Our Father which art in heaven, Hallowed be thy Name Thou has given me to perceive Thy Holiness, and I would fain be holy in Thee. Thy Kingdom come May Thy glorious life enter into me and become mine. Thy will be done in the earth of my created being, as it is in heaven, in Thee Thyself, from all eternity. Give us this day our daily bread. The true bread which comes down from heaven, and gives life unto the world (St. John 6:32-33). And forgive us our trespasses, As we forgive them that trespass against us. By Thy Holy Spirit grant me so as to forgive others that nothing may prevent me from receiving Thy forgiveness. Lead us not into temptation Thou knowest my perverseness; that I am ever ready to transgress. Send Thine Angel to stand in the way for an adversary against me when I would sin (cf. Num. 22:22). But deliver us from the evil one Deliver me from the power of the mortal enemy (Satan), the adversary of man and God.

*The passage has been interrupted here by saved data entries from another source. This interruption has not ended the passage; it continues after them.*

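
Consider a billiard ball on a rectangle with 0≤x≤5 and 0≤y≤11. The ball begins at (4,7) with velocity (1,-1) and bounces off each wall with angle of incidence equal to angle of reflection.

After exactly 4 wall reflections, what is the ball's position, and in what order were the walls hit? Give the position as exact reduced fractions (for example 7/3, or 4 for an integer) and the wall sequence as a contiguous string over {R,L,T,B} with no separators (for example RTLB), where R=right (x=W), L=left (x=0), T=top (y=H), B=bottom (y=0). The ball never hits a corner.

1. t=1 → R at (5,6); v=(-1,-1)
2. t=5 → L at (0,1); v=(1,-1)
3. t=1 → B at (1,0); v=(1,1)
4. t=4 → R at (5,4); v=(-1,1)

Final position: (5,4)
Wall sequence: RLBR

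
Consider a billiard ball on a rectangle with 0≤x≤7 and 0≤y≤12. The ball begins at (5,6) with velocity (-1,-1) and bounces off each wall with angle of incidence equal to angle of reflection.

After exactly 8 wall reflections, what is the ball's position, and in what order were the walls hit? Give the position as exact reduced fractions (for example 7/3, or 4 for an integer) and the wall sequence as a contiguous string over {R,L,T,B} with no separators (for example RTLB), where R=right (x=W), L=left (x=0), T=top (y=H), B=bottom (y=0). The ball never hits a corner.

Final position: (0,3)
Wall sequence: LBRTLRBL

1. t=5 → L at (0,1); v=(1,-1)
2. t=1 → B at (1,0); v=(1,1)
3. t=6 → R at (7,6); v=(-1,1)
4. t=6 → T at (1,12); v=(-1,-1)
5. t=1 → L at (0,11); v=(1,-1)
6. t=7 → R at (7,4); v=(-1,-1)
7. t=4 → B at (3,0); v=(-1,1)
8. t=3 → L at (0,3); v=(1,1)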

At first we pray for ourselves; but when God by the Holy Spirit gives us understanding our prayer assumes cosmic proportions. Then, when we pray "Our Father" we think of all mankind, and solicit fullness of grace for all as for ourselves. Hallowed be Thy Name among all people. Thy Kingdom come for all peoples that Thy Divine life may become their life. Thy Will be done: Thy Will alone unites all in the love of Thee. Deliver us from the evil one--from "the murderer" (St. John 8:44) who, far and wide, sows enmity and death. (According to our Christian interpretation evil--like good--only where there is personal form of being. Without this personal form there would be no evil--only determined natural processes).
The problem of evil in the world generally and in mankind particularly poses the question of God's participation in the historical life of the human race. Many lose their faith because it seems that, if God existed, evil could not be so rampant and there could not be such widespread senseless suffering. They forget that God cares for man's freedom, which is root principle of His creation in the Divine Image. For the Creator to interfere when man inclines to evil would be tantamount to depriving him of the possibility of self-determination and would destroy him altogether. But God can and does save individuals and nations if they tread the road He designates.
With sincere agape in His Holy Diakonia,
The sinner and unworthy servant of God
P.S. As some of you know I was not in town for almost an entire week due to my participation at the Metropolis of Chicago Clergy-Laity Congress in Nebraska. At this congress we all witnessed a miracle that took place in front of our eyes: The storm and tornadoes that threatened us at the time when we were conducting the Paraklesis holy service to our Theotokos. The storm stopped outside the city (Sioux City, Nebraska) where we were it, broke up in to two sections, went around the city and reformed north of the city and continued its destructive path. Our Panagia and Theotokos prevented the storm from destroying the city and us with it. Glory be to God!